City Council began their CodeNEXT deliberations on Tuesday, discussing not the issues, but the process by which they'll try to make sense – and hopefully consensus – out of the years-long land development code rewrite, and the widely varied proposals for it that will land on their desks in the next couple of weeks (see "CodeNEXT Wrecks Austin," May 25).
Mayor Steve Adler described the framework that he'll be looking for: Council should move through the code proposal, looking for places where they can reach an eight-vote consensus, and where they can't, for now simply identifying those areas with notes on how far apart the sides are. Eight is a number picked very deliberately, in view of this Council's seemingly intractably opposed four-member voting blocs when it comes to planning and zoning matters: Having four hardcore density advocates in Casar, Garza, Renteria, and Flannigan, and four hardcore neighborhood preservationists in Tovo, Pool, Houston, and Alter, will indeed make it hard to reach an 8-3 consensus on any of the thornier issues – but where that's not possible, the mayor proposes "we place a bookmark," try to define a range of options wherein a compromise might fall, and come back to it later. The intent then would be to find enough reasonable concessions on both sides, in order to create a compromise that will be at least moderately palatable to a broad majority of the city, rather than a thin majority of the dais. The perpetually angry Jimmy Flannigan objected, clearly favoring the more confrontational strategy of taking as many divisive 6-5 and 5-6 votes as possible, as quickly as possible, but he seems to be a minority of one at this point. Others seem willing to at least entertain the possibility that they might change their minds about something. And so they may.
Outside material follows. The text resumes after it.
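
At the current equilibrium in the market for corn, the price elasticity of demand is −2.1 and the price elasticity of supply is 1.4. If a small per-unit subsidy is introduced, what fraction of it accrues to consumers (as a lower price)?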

Meanwhile, the 13-member Planning Commission, tasked with making concrete recommendations to Council by the end of the month, has no such room for discretion, and is plowing through some 900+ proposed amendments to the draft three code, in three lengthy meetings this week, and leaving lots of 7-6 and 6-7 votes in its wake. On Tuesday they just about worked through compatibility issues, though tabling one core decision with the promise that a compromise was in the works behind the scenes. Presumably that will be presented and considered at the next meeting this Thursday, where there's still quite a lot of code text to get to, plus a multitude of tabled items, before commissioners can move on to considering the mapping – then or at their final meeting this Friday, May 25, after which they presumably have to turn in their homework, to be compiled into a coherent set of recommendations for City Council to consider in June, along with the CodeNEXT third draft, the draft addendum and errata, and separate recommendations from various other bodies, governmental and otherwise. Phew.
The PC's previous meeting last Wednesday, May 16, yielded one large shift in approach, courtesy of Commissioner Trinity White. Parking requirements are expected to be one of the major sticking points in the new code: One side wants to do away with them altogether, while the other thinks the reductions in draft three (50% of the current code to start with, ranging down to zero in some conditions) already go too far. White, generally on the "preservationist" side as Ora Houston's appointee, offered a surprise substitute amendment, offering to go past the current cuts, to as close as possible to zero, but with instructions to staff to figure out what that figure is, based on school zones, ADA needs, street and sidewalk conditions, and a variety of other factors that were not really considered in draft three. That was warily accepted on most sides, and it got the issue off of the PC's plate for now, but it'll be back. Remember, this is just a recommendation. If Council decides to follow it, they'll have to give staff those instructions at that time ... and wait for the report back ... and consider it anew at that point ... which is all as it should be, and could have a good result. I'm just saying, don't expect this saga to be over soon.
Oak Hill Parkway: TxDOT and the CTRMA are holding a public hearing tonight about their recommended build alternative for the Oak Hill "Y" at highways 290 and 71, which spans 12 lanes in all, including a mile-long six-lane upper deck. Predictably, there's opposition to this, organized as Fix 290, arguing for a ground-level, six-lane parkway instead. See the plan at www.oakhillparkway.com, and/or attend the meeting Thu., May 24: 6:15-7pm open house, 7pm presentation and public comment, at Bowie High School, 4103 W. Slaughter.
This just in: the Austin Animal Center is offering $20 pet adoptions (including rabbits), through Monday, May 28. Your new friend is at 7201 Levander Loop; see www.austinanimalcenter.org.